Gesualdo: Death for Five Voices

I find Herzog’s documentaries most interesting when there’s a particularly intense friction between the subject matter and the liberties of his approach (mixing the staged and scripted with the captured; feeding lines or “guiding” interviewees), Grizzly Man, Into the Abyss, and Gesualdo: Death for Five Voices being the strongest examples. Herzog’s shies away neither from counterpoints that disrupt his theses, nor the ways in which a camera brings the performer out of a subject, so the narrativity of reality becomes subject as much as one man’s delusions about nature, the horrors of state execution, or the eccentricities and crimes of an Italian composer. This is precisely as “irresponsible” as it sounds by journalistic standards, and why his best work is so provocative: the truth standards of the documentary never look so feeble, nay duplicitous, as they do under this light. Not only must you have an angle when approaching a subject to film — neutrality itself being an angle — but you will be competing and sharing, always, with other angles.

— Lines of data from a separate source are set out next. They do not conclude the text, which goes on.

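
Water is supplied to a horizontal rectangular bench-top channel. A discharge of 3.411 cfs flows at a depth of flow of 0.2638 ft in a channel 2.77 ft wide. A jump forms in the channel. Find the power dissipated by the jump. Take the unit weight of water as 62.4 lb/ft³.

q = Q/b = 3.411/2.77 = 1.231 ft²/s; V₁ = q/y₁ = 4.668 ft/s. Fr₁ = V₁/√(g·y₁) = 1.602.
Sequent-depth ratio: y₂/y₁ = ½[√(1 + 8Fr₁²) − 1] = ½[√21.522 − 1] = 1.820.
y₂ = 1.820 × 0.2638 = 0.4800 ft.
Head loss: ΔE = (y₂ − y₁)³/(4y₁y₂) = (0.4800 − 0.2638)³/(4×0.2638×0.4800) = 0.01011/0.5065 = 0.01995 ft.
P = γ·Q·ΔE/550 = 62.4 × 3.411 × 0.01995 / 550 = 0.007722 hp.

P = 0.007722 hp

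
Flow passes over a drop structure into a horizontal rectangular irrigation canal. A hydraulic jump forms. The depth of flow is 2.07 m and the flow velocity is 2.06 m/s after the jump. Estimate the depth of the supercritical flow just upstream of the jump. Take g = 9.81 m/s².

Fr₂ = V₂/√(g·y₂) = 2.06/√(9.81×2.07) = 0.457.
The Bélanger relation is symmetric: y₁/y₂ = ½[√(1 + 8Fr₂²) − 1] = ½[√2.672 − 1] = 0.317.
y₁ = 0.317 × 2.07 = 0.657 m.

y₁ = 0.657 m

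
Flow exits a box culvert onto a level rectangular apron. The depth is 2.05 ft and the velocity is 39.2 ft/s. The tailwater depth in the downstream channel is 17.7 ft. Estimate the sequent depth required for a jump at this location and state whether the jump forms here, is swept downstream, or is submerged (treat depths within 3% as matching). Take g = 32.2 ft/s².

y₂ = 13.0 ft; the jump is submerged

Fr₁ = V₁/√(g·y₁) = 39.2/√(32.2×2.05) = 4.82.
By Bélanger, y₂/y₁ = ½[√(1 + 8Fr₁²) − 1] = ½[√187.2 − 1] = 6.34.
y₂ = 6.34 × 2.05 = 13.0 ft.
Tailwater y_tw = 17.7 ft: y_tw > y₂, so the jump is submerged.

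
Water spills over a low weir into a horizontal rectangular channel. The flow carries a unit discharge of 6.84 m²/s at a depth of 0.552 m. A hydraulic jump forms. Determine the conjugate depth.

V₁ = q/y₁ = 6.84/0.552 = 12.4 m/s. Fr₁ = V₁/√(g·y₁) = 12.4/√(9.81×0.552) = 5.32.
Conjugate-depth relation: y₂/y₁ = ½[√(1 + 8Fr₁²) − 1] = ½[√227.8 − 1] = 7.05.
y₂ = 7.05 × 0.552 = 3.89 m.

y₂ = 3.89 m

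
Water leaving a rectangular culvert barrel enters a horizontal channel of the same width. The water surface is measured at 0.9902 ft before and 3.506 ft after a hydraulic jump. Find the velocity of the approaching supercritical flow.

V₁ = 16.01 ft/s

For a rectangular channel the momentum equation gives q² = ½·g·y₁·y₂·(y₁ + y₂) = ½×32.2×0.9902×3.506×4.496 = 251.3.
q = √251.3 = 15.85 ft²/s.
V₁ = q/y₁ = 15.85/0.9902 = 16.01 ft/s.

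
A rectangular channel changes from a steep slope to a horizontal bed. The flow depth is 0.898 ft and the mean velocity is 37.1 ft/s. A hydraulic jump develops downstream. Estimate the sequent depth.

y₂ = 8.32 ft

Fr₁ = V₁/√(g·y₁) = 37.1/√(32.2×0.898) = 6.90.
From the momentum equation for a rectangular channel, y₂/y₁ = ½[√(1 + 8Fr₁²) − 1] = ½[√381.8 − 1] = 9.27.
y₂ = 9.27 × 0.898 = 8.32 ft.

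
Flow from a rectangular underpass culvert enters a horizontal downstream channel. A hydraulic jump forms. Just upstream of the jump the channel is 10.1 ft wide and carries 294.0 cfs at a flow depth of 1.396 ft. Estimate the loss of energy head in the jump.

q = Q/b = 294.0/10.1 = 29.11 ft²/s; V₁ = q/y₁ = 20.85 ft/s. Fr₁ = V₁/√(g·y₁) = 3.110.
Conjugate-depth relation: y₂/y₁ = ½[√(1 + 8Fr₁²) − 1] = ½[√78.380 − 1] = 3.927.
y₂ = 3.927 × 1.396 = 5.482 ft.
Head loss: ΔE = (y₂ − y₁)³/(4y₁y₂) = (5.482 − 1.396)³/(4×1.396×5.482) = 68.20/30.61 = 2.228 ft.

ΔE = 2.228 ft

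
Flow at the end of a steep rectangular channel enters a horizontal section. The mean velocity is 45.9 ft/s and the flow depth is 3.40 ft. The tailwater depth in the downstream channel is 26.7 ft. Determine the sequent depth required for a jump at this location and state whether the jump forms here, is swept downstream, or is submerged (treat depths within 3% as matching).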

Ecstatic truth may not be much of a doctrine, as the truth it promises usually fails to resolve, but at his most engaged Herzog poses a legitimate challenge to the documentary form. This is his most playful, Herzog and interviewees inventing alike; the mythic stature of Carlo Gesualdo reverberates with the director’s manipulation of of the subject matter. The gesticulations of the singers: has music as possession, of performer by composer, ever been expressed so powerfully? It’s a film on possession, of the present by the past, of imagination by reputation and myth, of genius by madness, and of the filmmaker by their subject.